(690f) Modeling the Effects of Interfaces on the Nucleation of Gas Hydrates and Ice in Porous Media

Authors: 
Taboada-Serrano, P., Rochester Institute of Technology
Zhang, Y., Rochester Institute of Technology
Gas hydrates are water crystalline structures stabilized by the presence of gas molecules. Gas hydrates occur naturally in the permafrost or in ocean-floor sediments at low temperatures and high pressures. Predictions on the amount of methane trapped within gas hydrates contained in marine sediments amounts to three orders of magnitude the worldwide conventional natural-gas reserves. Gas hydrates are an untapped energy resource and a potential contributor to global warming. Mathematical modeling of the stability, formation and dissociation of gas hydrates within sediments is a necessary tool for their management. Due to their similarity to ice, aspects of the behavior of gas hydrates can be modeled similarly to the treatment of ice.

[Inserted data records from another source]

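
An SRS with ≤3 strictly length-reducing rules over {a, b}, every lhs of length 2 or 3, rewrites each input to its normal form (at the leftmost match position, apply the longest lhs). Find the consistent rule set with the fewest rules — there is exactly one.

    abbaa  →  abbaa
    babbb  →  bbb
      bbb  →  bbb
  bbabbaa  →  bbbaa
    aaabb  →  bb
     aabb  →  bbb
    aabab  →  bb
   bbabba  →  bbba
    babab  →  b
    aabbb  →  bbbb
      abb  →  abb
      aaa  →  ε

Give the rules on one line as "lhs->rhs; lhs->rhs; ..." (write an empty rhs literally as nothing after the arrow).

aaa->; aab->bb; bab->b

  | abbaa
  | babbb => bbb
  | bbb
  | bbabbaa => bbbaa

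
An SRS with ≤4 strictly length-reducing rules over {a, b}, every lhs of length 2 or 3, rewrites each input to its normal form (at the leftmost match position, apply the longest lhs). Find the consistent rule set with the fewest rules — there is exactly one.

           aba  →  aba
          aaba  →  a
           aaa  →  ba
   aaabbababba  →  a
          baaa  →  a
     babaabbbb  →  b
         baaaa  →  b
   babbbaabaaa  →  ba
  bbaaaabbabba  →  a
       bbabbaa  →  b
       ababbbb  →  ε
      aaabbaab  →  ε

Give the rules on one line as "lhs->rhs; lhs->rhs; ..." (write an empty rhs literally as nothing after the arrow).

aa->b; abb->bb; bb->; bbb->

  | aba
  | aaba => bba => a
  | aaa => ba
  | aaabbababba => babbababba => bbbababba => ababba => abbba => bbba => a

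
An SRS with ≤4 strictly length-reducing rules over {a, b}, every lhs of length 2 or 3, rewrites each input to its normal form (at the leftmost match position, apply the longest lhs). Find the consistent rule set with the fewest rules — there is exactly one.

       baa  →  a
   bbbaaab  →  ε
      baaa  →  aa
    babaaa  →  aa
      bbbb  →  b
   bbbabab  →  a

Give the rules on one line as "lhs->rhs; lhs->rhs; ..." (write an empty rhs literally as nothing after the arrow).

  | baa => a
  | bbbaaab => abaaab => baab => ab => ε
  | baaa => aa
  | babaaa => baaa => aa

ab->; aba->b; ba->; bb->a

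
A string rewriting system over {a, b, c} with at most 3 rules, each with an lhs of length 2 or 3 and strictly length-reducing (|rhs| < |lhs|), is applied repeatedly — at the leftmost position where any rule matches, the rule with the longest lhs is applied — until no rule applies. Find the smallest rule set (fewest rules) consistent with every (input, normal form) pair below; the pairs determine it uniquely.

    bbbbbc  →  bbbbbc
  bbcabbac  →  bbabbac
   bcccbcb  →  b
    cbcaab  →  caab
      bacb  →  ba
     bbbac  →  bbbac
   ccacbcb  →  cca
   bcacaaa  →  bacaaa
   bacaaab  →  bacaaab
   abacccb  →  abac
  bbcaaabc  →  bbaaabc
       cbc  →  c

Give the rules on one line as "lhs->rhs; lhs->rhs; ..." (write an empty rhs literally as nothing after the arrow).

  | bbbbbc
  | bbcabbac => bbabbac
  | bcccbcb => bccb => b
  | cbcaab => caab

bca->ba; cb->; ccb->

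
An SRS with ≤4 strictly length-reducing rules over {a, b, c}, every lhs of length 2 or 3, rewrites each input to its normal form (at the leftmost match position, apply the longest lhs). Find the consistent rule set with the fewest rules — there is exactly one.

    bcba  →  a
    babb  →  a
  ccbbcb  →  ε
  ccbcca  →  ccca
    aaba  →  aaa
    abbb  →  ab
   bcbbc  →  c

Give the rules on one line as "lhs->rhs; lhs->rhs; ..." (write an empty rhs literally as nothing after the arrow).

  | bcba => ba => a
  | babb => abb => a
  | ccbbcb => cbcb => cb => ε
  | ccbcca => ccca

ba->a; bb->; cb->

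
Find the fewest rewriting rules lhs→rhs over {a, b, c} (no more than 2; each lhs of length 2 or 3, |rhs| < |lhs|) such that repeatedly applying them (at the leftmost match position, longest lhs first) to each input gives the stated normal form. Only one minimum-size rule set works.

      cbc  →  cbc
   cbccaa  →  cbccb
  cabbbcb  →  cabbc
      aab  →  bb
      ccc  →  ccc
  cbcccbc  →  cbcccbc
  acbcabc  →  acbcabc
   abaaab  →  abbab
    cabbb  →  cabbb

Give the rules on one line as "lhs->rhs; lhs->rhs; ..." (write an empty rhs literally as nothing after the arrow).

aa->b; bcb->c

  | cbc
  | cbccaa => cbccb
  | cabbbcb => cabbc
  | aab => bb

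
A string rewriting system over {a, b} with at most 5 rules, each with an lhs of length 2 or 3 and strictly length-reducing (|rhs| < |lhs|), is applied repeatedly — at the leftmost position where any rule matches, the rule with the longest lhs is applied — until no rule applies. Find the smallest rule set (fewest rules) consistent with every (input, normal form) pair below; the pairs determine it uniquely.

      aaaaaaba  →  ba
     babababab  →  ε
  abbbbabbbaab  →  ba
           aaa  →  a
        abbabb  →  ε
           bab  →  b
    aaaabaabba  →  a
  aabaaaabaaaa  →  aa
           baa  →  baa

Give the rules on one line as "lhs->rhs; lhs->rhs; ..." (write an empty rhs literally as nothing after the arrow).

  | aaaaaaba => aaaaba => aaba => aba => ba
  | babababab => bbababab => ababab => babab => bbab => ab => ε
  | abbbbabbbaab => bbbabbbaab => babbbaab => bbbaab => baab => ba
  | aaa => a

aaa->a; ab->; aba->ba; bb->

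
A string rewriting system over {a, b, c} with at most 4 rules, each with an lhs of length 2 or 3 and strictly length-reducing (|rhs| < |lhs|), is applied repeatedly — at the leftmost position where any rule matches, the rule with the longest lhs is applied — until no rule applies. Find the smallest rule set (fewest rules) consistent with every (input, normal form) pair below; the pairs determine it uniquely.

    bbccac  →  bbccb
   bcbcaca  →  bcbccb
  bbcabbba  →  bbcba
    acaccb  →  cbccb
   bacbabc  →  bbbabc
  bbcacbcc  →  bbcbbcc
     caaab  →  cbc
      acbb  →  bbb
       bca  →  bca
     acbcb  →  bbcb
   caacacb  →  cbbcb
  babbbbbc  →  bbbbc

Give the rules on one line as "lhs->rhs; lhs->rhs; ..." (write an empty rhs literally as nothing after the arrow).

aab->cc; abb->; ac->b; aca->cb

  | bbccac => bbccb
  | bcbcaca => bcbccb
  | bbcabbba => bbcba
  | acaccb => cbccb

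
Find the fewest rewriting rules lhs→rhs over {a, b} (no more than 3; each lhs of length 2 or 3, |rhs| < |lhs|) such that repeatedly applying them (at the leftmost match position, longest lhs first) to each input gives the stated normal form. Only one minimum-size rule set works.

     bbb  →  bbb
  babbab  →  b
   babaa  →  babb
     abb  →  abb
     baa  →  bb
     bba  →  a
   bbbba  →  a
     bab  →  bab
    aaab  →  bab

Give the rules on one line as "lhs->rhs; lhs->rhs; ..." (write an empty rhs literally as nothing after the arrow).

aa->b; aab->; bba->a

  | bbb
  | babbab => baab => b
  | babaa => babb
  | abb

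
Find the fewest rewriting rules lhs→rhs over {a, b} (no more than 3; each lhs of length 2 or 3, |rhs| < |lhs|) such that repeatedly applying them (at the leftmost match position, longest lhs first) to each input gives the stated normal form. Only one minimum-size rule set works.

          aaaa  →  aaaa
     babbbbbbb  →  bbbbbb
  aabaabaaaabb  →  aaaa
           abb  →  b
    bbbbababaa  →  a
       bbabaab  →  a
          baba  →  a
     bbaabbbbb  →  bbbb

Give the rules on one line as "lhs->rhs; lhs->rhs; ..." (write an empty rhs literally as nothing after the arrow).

  | aaaa
  | babbbbbbb => abbbbbbb => bbbbbb
  | aabaabaaaabb => aaabaaaabb => aaaaaabb => aaaaab => aaaa
  | abb => b

ab->; ba->a; bba->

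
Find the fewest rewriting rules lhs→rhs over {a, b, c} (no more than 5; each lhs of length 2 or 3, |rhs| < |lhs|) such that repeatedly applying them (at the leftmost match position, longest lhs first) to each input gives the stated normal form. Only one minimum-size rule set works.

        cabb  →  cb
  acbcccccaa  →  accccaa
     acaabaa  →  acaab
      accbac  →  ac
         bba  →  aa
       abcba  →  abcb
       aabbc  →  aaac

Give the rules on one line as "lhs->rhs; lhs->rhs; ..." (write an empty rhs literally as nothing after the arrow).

ba->b; bb->a; cab->c; cbc->

  | cabb => cb
  | acbcccccaa => accccaa
  | acaabaa => acaaba => acaab
  | accbac => accbc => ac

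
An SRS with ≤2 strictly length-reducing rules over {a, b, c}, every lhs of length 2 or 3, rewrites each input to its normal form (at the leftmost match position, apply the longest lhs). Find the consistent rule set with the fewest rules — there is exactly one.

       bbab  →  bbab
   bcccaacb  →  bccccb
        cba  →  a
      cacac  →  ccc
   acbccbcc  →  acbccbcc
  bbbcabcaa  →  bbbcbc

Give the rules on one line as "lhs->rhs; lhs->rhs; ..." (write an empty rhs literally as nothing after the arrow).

  | bbab
  | bcccaacb => bcccacb => bccccb
  | cba => a
  | cacac => ccac => ccc

ca->c; cba->a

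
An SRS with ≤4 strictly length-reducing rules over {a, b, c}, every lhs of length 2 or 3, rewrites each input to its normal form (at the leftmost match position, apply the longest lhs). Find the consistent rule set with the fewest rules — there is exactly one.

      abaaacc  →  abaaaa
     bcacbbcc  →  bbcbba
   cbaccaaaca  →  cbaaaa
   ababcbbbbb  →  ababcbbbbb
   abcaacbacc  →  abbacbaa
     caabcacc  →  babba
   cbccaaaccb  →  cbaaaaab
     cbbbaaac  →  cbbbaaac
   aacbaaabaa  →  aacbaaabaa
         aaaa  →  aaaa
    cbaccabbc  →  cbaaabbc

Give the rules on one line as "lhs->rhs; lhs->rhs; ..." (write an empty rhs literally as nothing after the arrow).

  | abaaacc => abaaaa
  | bcacbbcc => bbcbbcc => bbcbba
  | cbaccaaaca => cbaaaaaca => cbaaaa
  | ababcbbbbb

aca->; ca->b; cc->a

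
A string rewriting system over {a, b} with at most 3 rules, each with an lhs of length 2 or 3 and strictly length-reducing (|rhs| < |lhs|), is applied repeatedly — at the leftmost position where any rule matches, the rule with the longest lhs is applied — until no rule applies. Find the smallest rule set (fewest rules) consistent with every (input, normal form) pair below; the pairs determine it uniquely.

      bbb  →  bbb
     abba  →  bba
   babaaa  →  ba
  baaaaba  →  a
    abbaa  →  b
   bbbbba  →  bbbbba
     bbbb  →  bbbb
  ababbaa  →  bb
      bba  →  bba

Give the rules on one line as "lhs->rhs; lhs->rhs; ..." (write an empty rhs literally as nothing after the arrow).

  | bbb
  | abba => bba
  | babaaa => bbaaa => ba
  | baaaaba => aaba => a

aab->; ab->b; baa->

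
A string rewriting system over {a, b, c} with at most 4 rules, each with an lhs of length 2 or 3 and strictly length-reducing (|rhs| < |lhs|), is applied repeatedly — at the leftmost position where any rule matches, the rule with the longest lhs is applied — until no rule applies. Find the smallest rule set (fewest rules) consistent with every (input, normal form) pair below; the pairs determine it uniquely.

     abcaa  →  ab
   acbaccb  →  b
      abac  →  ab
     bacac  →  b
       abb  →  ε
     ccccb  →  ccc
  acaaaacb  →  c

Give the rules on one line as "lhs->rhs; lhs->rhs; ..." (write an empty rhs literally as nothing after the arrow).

aa->b; ac->; bb->c; cb->

  | abcaa => abcb => ab
  | acbaccb => baccb => bcb => b
  | abac => ab
  | bacac => bac => b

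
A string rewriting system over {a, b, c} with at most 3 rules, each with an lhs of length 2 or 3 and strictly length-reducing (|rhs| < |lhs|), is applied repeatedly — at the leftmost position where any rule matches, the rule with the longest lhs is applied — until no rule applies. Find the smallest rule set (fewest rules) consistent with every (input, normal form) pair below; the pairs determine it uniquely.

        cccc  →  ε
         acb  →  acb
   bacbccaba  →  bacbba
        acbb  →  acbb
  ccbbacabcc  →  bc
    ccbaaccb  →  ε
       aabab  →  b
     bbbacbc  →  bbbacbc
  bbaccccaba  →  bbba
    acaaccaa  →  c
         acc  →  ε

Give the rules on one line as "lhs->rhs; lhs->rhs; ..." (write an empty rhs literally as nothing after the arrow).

  | cccc => acc => aa => ε
  | acb
  | bacbccaba => bacbaaba => bacbba
  | acbb

aa->; ab->; cc->a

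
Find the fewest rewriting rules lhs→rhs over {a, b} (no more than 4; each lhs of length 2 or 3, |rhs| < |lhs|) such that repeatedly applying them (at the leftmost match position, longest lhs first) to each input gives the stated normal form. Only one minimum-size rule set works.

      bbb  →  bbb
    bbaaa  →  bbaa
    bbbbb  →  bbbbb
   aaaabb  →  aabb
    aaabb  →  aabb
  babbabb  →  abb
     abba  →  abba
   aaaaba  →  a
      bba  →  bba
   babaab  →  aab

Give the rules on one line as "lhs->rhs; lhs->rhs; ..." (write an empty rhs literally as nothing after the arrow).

aaa->aa; aba->; bab->aa

  | bbb
  | bbaaa => bbaa
  | bbbbb
  | aaaabb => aaabb => aabb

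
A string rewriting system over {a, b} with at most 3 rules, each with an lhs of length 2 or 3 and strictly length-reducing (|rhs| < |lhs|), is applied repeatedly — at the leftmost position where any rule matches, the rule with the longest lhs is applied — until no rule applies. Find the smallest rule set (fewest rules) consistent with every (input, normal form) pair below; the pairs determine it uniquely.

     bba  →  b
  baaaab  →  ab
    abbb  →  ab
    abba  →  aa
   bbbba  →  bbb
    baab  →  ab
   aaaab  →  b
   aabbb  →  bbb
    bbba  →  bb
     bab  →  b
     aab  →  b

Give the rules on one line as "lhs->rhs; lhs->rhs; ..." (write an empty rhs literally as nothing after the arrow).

  | bba => b
  | baaaab => aaab => ab
  | abbb => ab
  | abba => aa

aab->b; abb->a; ba->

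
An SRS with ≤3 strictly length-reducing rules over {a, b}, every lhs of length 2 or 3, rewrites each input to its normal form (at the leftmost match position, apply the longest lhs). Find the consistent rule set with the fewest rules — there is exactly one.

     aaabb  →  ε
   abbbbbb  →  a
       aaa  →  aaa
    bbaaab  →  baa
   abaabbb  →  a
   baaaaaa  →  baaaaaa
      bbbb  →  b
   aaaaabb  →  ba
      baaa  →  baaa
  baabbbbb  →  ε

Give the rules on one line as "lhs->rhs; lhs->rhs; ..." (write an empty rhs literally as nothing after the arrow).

aab->ba; ab->; bb->a

  | aaabb => abab => ab => ε
  | abbbbbb => bbbbb => abbb => bb => a
  | aaa
  | bbaaab => aaaab => aaba => baa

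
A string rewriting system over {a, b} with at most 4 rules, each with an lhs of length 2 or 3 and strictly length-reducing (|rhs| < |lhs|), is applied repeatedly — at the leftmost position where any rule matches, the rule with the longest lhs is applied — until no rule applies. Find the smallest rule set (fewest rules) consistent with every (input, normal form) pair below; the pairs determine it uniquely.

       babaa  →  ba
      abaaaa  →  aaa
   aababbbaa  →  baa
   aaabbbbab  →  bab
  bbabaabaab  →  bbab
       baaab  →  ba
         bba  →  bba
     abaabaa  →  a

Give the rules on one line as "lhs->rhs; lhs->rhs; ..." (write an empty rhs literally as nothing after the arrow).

  | babaa => ba
  | abaaaa => aaa
  | aababbbaa => abbbaa => baa
  | aaabbbbab => abbbab => bab

aab->; aba->; abb->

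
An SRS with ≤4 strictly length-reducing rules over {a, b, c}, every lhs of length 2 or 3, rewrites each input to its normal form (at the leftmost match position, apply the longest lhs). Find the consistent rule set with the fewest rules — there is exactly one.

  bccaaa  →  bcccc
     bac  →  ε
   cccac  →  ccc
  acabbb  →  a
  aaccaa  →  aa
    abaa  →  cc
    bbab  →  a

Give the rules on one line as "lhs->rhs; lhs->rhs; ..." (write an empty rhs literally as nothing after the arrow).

  | bccaaa => bcccc
  | bac => ac => ε
  | cccac => ccc
  | acabbb => abbb => abb => ab => a

aaa->cc; ab->a; ac->; ba->a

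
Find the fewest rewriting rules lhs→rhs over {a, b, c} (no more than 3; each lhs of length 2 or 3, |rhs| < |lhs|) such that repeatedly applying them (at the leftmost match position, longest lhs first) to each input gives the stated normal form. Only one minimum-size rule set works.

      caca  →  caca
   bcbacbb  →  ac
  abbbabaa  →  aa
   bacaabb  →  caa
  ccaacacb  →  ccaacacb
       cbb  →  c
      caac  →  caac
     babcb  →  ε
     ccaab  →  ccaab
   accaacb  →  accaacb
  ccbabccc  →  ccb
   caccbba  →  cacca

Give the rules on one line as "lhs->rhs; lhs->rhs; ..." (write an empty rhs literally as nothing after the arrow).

  | caca
  | bcbacbb => bbacbb => acbb => ac
  | abbbabaa => ababaa => abaa => aa
  | bacaabb => caabb => caa

ba->; bb->; bc->b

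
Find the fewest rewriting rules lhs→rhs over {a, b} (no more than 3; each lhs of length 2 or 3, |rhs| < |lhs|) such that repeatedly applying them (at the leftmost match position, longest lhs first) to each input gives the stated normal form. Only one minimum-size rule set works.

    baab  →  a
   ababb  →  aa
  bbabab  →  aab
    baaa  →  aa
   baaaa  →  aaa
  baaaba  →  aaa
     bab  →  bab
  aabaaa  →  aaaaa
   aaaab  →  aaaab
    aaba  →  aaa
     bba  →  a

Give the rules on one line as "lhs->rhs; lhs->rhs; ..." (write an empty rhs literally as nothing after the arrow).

  | baab => abb => a
  | ababb => aabb => aa
  | bbabab => abab => aab
  | baaa => aba => aa

aba->aa; baa->ab; bb->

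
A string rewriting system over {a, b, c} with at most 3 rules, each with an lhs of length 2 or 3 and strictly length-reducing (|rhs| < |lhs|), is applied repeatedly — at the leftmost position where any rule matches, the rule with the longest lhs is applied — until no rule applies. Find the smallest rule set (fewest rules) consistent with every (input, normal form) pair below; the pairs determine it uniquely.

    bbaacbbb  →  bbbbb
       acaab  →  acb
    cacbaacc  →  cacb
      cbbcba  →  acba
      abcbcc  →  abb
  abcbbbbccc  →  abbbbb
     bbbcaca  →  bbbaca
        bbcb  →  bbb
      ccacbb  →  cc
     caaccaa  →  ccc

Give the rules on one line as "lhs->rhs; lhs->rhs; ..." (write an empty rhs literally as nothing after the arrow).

aa->; bc->b; cbb->a

  | bbaacbbb => bbcbbb => bbbbb
  | acaab => acb
  | cacbaacc => cacbcc => cacbc => cacb
  | cbbcba => acba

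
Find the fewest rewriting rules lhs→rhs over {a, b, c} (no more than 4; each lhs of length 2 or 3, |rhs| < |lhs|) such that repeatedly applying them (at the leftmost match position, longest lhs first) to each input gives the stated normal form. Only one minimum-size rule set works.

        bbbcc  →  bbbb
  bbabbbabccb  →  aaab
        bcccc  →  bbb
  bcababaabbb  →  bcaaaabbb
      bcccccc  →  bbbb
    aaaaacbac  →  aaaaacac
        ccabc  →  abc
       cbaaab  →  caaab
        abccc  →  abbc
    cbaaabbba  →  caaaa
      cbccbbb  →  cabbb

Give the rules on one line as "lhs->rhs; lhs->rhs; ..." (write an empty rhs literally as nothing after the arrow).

  | bbbcc => bbbb
  | bbabbbabccb => babbbabccb => abbbabccb => abbabccb => ababccb => aabccb => aabab => aaab
  | bcccc => bbcc => bbb
  | bcababaabbb => bcaabaabbb => bcaaaabbb

ba->a; cc->b; ccb->ab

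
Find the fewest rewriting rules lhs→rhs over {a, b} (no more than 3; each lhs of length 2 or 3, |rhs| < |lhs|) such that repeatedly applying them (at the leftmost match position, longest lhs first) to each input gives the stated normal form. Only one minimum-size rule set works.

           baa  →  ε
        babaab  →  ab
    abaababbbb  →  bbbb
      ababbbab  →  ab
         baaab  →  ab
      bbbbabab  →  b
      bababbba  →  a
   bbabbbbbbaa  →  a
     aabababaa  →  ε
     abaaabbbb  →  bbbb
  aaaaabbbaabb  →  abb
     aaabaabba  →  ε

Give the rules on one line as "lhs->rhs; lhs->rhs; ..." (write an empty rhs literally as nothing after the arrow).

  | baa => aa => ε
  | babaab => abaab => aaab => ab
  | abaababbbb => aaababbbb => ababbbb => aabbbb => bbbb
  | ababbbab => aabbbab => bbbab => bbab => bab => ab

aa->; ba->a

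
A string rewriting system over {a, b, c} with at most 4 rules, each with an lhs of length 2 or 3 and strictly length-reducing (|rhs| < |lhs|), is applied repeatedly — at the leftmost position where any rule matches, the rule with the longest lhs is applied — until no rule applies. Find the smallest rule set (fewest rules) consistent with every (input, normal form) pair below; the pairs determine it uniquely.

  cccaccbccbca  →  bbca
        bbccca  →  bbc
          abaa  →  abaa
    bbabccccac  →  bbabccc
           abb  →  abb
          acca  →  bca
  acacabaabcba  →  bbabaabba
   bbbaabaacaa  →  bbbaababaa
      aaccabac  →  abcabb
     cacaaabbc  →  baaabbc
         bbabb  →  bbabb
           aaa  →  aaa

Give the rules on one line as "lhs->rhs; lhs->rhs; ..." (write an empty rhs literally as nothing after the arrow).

  | cccaccbccbca => cccbccbca => ccbccbca => cbccbca => bccbca => bcbca => bbca
  | bbccca => bbc
  | abaa
  | bbabccccac => bbabccc

ac->b; cb->b; cca->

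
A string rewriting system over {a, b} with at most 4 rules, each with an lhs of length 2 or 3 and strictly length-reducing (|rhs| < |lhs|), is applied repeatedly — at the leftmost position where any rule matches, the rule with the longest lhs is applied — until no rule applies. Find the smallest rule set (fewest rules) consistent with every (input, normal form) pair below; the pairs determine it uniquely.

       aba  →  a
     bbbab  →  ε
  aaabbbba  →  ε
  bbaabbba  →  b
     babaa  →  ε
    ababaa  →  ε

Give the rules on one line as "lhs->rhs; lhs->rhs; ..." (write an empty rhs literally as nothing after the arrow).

  | aba => a
  | bbbab => bab => bb => ε
  | aaabbbba => abbbba => abba => aa => ε
  | bbaabbba => aabbba => bbba => ba => b

aa->; aba->a; ba->b; bb->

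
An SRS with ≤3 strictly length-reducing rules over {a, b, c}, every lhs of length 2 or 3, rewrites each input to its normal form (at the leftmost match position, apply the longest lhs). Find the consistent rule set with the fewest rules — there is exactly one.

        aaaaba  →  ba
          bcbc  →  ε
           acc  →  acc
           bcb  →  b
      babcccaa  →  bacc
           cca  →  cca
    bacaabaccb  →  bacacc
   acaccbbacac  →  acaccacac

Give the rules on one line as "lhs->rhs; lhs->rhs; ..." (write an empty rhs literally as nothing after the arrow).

aa->; bc->; cb->c

  | aaaaba => aaba => ba
  | bcbc => bc => ε
  | acc
  | bcb => b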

Heterogeneous nucleation takes place during the formation of gas-hydrates and ice in porous media. The presence of surfaces and interfaces within porous media can effectively lower the energy barrier for nucleation. The present work will introduce mathematical models developed in order to describe the effects on energy barriers during heterogeneous nucleation of ice or gas hydrates in porous media. Three different types of interfaces found in these environments will be discussed: a) gas/liquid interfaces, b) solid surfaces, and c) gas/liquid/solid triple boundary lines.


Model predictions suggest that nucleation is more energetically favorable on solid surfaces than at the gas/liquid interface or triple boundary line. In the case of solid surfaces, nucleation is favored within concave surfaces (e.g., inside porous spaces) and to a lesser extent on convex surfaces (e.g., particulates), while flat surfaces act as the behavioral boundary between these two cases. Additionally, hydrophilicity of solid surfaces enhances the positive effect of these surfaces towards nucleation. In the case of gas/liquid interfaces and triple boundary lines, nucleation and crystal growth occur preferentially within the liquid phase rather on the gas phase, and it is favored when the gas/liquid interfaces are present between slightly hydrophobic surfaces.